The combination of human needs, acquisitiveness, and the yearning for a better ever-after that he witnesses in his fellow travelers creates a malaise in him that is almost palpable. "Every time we left the covered galleries [of the souq ] we found ourselves in the stifling streets...the Egyptian voices chanting the Qur'an, spewing some doctrinal truth about this world and the thereafter, emitting morals as empty as they were sonorous."
As the two weeks spent in Medina draw to a close, Hammoudi turns his attention to the ihram and its physical and moral meanings and to the way in which the word ihram relates to the mosque in Mecca called Haram, or sanctuary. Religious trepidation takes over once again, Hammoudi writing that "I felt once again that I was approaching the unknown, and I struggled against the old feeling of fear. Perhaps Mecca's Haram waiting for me at the end of the road would take me over in a way I could not predict. My body, divested of its habitual contours, might be absorbed in bits and pieces or dissolve as if sucked in by the Holy Mosque. The malaise grew sharper and sharper. Was this the delirium of a feverish man? Or was it that the delirium, already known in another setting was feeding the fever?"

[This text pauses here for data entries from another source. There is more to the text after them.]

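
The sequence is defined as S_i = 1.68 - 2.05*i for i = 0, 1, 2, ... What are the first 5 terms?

This is an arithmetic sequence.
i=0: S_0 = 1.68 + -2.05*0 = 1.68
i=1: S_1 = 1.68 + -2.05*1 = -0.37
i=2: S_2 = 1.68 + -2.05*2 = -2.42
i=3: S_3 = 1.68 + -2.05*3 = -4.47
i=4: S_4 = 1.68 + -2.05*4 = -6.52
The first 5 terms are: [1.68, -0.37, -2.42, -4.47, -6.52]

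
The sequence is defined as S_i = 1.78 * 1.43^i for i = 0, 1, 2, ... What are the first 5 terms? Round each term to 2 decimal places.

This is a geometric sequence.
i=0: S_0 = 1.78 * 1.43^0 = 1.78
i=1: S_1 = 1.78 * 1.43^1 ≈ 2.55
i=2: S_2 = 1.78 * 1.43^2 ≈ 3.64
i=3: S_3 = 1.78 * 1.43^3 ≈ 5.21
i=4: S_4 = 1.78 * 1.43^4 ≈ 7.44
The first 5 terms are: [1.78, 2.55, 3.64, 5.21, 7.44]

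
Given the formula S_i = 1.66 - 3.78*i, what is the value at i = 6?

S_6 = 1.66 + -3.78*6 = 1.66 + -22.68 = -21.02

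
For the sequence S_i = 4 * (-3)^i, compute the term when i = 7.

S_7 = 4 * (-3)^7 = 4 * -2187 = -8748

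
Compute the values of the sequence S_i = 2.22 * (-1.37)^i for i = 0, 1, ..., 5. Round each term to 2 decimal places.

This is a geometric sequence.
i=0: S_0 = 2.22 * (-1.37)^0 = 2.22
i=1: S_1 = 2.22 * (-1.37)^1 ≈ -3.04
i=2: S_2 = 2.22 * (-1.37)^2 ≈ 4.17
i=3: S_3 = 2.22 * (-1.37)^3 ≈ -5.71
i=4: S_4 = 2.22 * (-1.37)^4 ≈ 7.82
i=5: S_5 = 2.22 * (-1.37)^5 ≈ -10.71
The first 6 terms are: [2.22, -3.04, 4.17, -5.71, 7.82, -10.71]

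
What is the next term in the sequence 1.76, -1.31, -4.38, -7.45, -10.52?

Differences: -1.31 - 1.76 = -3.07
This is an arithmetic sequence with common difference d = -3.07.
Next term = -10.52 + -3.07 = -13.59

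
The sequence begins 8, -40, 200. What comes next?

Ratios: -40 / 8 = -5.0
This is a geometric sequence with common ratio r = -5.
Next term = 200 * -5 = -1000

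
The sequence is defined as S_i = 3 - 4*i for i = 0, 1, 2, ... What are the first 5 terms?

This is an arithmetic sequence.
i=0: S_0 = 3 + -4*0 = 3
i=1: S_1 = 3 + -4*1 = -1
i=2: S_2 = 3 + -4*2 = -5
i=3: S_3 = 3 + -4*3 = -9
i=4: S_4 = 3 + -4*4 = -13
The first 5 terms are: [3, -1, -5, -9, -13]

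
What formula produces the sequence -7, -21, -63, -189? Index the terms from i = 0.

Check ratios: -21 / -7 = 3.0
Common ratio r = 3.
First term a = -7.
Formula: S_i = -7 * 3^i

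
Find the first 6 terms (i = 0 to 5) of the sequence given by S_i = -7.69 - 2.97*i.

This is an arithmetic sequence.
i=0: S_0 = -7.69 + -2.97*0 = -7.69
i=1: S_1 = -7.69 + -2.97*1 = -10.66
i=2: S_2 = -7.69 + -2.97*2 = -13.63
i=3: S_3 = -7.69 + -2.97*3 = -16.6
i=4: S_4 = -7.69 + -2.97*4 = -19.57
i=5: S_5 = -7.69 + -2.97*5 = -22.54
The first 6 terms are: [-7.69, -10.66, -13.63, -16.6, -19.57, -22.54]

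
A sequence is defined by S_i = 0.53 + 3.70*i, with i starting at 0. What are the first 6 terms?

This is an arithmetic sequence.
i=0: S_0 = 0.53 + 3.7*0 = 0.53
i=1: S_1 = 0.53 + 3.7*1 = 4.23
i=2: S_2 = 0.53 + 3.7*2 = 7.93
i=3: S_3 = 0.53 + 3.7*3 = 11.63
i=4: S_4 = 0.53 + 3.7*4 = 15.33
i=5: S_5 = 0.53 + 3.7*5 = 19.03
The first 6 terms are: [0.53, 4.23, 7.93, 11.63, 15.33, 19.03]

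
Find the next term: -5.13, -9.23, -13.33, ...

Differences: -9.23 - -5.13 = -4.1
This is an arithmetic sequence with common difference d = -4.1.
Next term = -13.33 + -4.1 = -17.43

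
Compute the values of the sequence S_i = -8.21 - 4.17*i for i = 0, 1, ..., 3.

This is an arithmetic sequence.
i=0: S_0 = -8.21 + -4.17*0 = -8.21
i=1: S_1 = -8.21 + -4.17*1 = -12.38
i=2: S_2 = -8.21 + -4.17*2 = -16.55
i=3: S_3 = -8.21 + -4.17*3 = -20.72
The first 4 terms are: [-8.21, -12.38, -16.55, -20.72]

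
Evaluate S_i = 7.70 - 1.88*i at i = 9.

S_9 = 7.7 + -1.88*9 = 7.7 + -16.92 = -9.22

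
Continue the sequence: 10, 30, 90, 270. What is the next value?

Ratios: 30 / 10 = 3.0
This is a geometric sequence with common ratio r = 3.
Next term = 270 * 3 = 810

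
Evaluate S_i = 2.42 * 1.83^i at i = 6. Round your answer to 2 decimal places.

S_6 = 2.42 * 1.83^6 ≈ 2.42 * 37.5584 ≈ 90.89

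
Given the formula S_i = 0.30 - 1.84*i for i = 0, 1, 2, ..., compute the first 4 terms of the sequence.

This is an arithmetic sequence.
i=0: S_0 = 0.3 + -1.84*0 = 0.3
i=1: S_1 = 0.3 + -1.84*1 = -1.54
i=2: S_2 = 0.3 + -1.84*2 = -3.38
i=3: S_3 = 0.3 + -1.84*3 = -5.22
The first 4 terms are: [0.3, -1.54, -3.38, -5.22]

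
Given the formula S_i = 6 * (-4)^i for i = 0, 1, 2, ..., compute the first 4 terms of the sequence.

This is a geometric sequence.
i=0: S_0 = 6 * (-4)^0 = 6
i=1: S_1 = 6 * (-4)^1 = -24
i=2: S_2 = 6 * (-4)^2 = 96
i=3: S_3 = 6 * (-4)^3 = -384
The first 4 terms are: [6, -24, 96, -384]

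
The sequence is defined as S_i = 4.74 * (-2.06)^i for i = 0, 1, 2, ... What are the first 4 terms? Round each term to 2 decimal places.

This is a geometric sequence.
i=0: S_0 = 4.74 * (-2.06)^0 = 4.74
i=1: S_1 = 4.74 * (-2.06)^1 ≈ -9.76
i=2: S_2 = 4.74 * (-2.06)^2 ≈ 20.11
i=3: S_3 = 4.74 * (-2.06)^3 ≈ -41.44
The first 4 terms are: [4.74, -9.76, 20.11, -41.44]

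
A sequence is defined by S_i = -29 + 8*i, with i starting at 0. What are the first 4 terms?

This is an arithmetic sequence.
i=0: S_0 = -29 + 8*0 = -29
i=1: S_1 = -29 + 8*1 = -21
i=2: S_2 = -29 + 8*2 = -13
i=3: S_3 = -29 + 8*3 = -5
The first 4 terms are: [-29, -21, -13, -5]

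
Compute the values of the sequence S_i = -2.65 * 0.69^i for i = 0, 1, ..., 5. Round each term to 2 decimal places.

This is a geometric sequence.
i=0: S_0 = -2.65 * 0.69^0 = -2.65
i=1: S_1 = -2.65 * 0.69^1 ≈ -1.83
i=2: S_2 = -2.65 * 0.69^2 ≈ -1.26
i=3: S_3 = -2.65 * 0.69^3 ≈ -0.87
i=4: S_4 = -2.65 * 0.69^4 ≈ -0.6
i=5: S_5 = -2.65 * 0.69^5 ≈ -0.41
The first 6 terms are: [-2.65, -1.83, -1.26, -0.87, -0.6, -0.41]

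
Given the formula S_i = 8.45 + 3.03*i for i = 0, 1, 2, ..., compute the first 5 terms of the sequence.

This is an arithmetic sequence.
i=0: S_0 = 8.45 + 3.03*0 = 8.45
i=1: S_1 = 8.45 + 3.03*1 = 11.48
i=2: S_2 = 8.45 + 3.03*2 = 14.51
i=3: S_3 = 8.45 + 3.03*3 = 17.54
i=4: S_4 = 8.45 + 3.03*4 = 20.57
The first 5 terms are: [8.45, 11.48, 14.51, 17.54, 20.57]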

Later, as the group leaves Medina, Hammoudi is surprised by the passengers on the bus beginning to sob, but tries to explain this sorrow intellectually. However, in his attempts at rationalizing it he somehow ends up only feeling his own pain, which is similar to theirs but is "expressed in the spasms in [his] throat, the rasping of [his] voice, the thirst." He describes the arrival in Mecca meticulously, and the reader feels almost sorry to have seen it on television already, which of course rather blunts the impact of the written word. It is difficult to watch Hala Gorani reporting this year from Mecca on CNN and at the same time remain attuned to Hammoudi's religious experience.
At this point one might wonder if A Season in Mecca does not possess an anachronistic quality. The hajj has, after all, become a very popular venture (almost a tourist destination), and whether the pilgrim can afford a five- star deal or goes on a shoestring budget it is no longer a mysterious destination involving dangers during which travelers risked their lives. This is not to say that the hajj today is not fraught with accidents, but these are mostly of a more mundane nature, very different from the ones Ibn Battuta encountered when he joined the caravans.
In addition, the brisk business that takes place during the hajj season is now a part of any modern pilgrim's tale. It is enough to witness an arrival of pilgrims at Cairo airport to realise that commerce is as important for many of the hujjaj as is worship.
However, one should remember that Hammoudi was educated in France, and that he then lived in the US. His religious feelings may, therefore, have been complicated by his having lived outside Muslim countries. He set out on his way in complete earnest, hoping for answers to his questions, or for new certitudes regarding the beliefs of his childhood, to which he seems to have turned as a mature adult. Yet, the experience fell short of his expectations.
"The reader will understand," Hammoudi writes, "that the story told here starts with a transformation, and precisely because of this transformation the protagonist/narrator possesses neither the beginning nor the end. On the other hand, the author is trying to write a conclusion. His only consolation -- no Hollywood happy ending, this -- is that the narrative unfurls the story and presents it as the history of a possible existence. Writing on this threshold has the function of a prayer calling this possible existence into being and, when that takes too long, of a magic incantation that casts signs toward the unknown, summoning it to give a sign."
More than just a season in Mecca, this book should be read as a moment in the intellectual and personal development of an eastern/western scholar in search of some unattainable truth.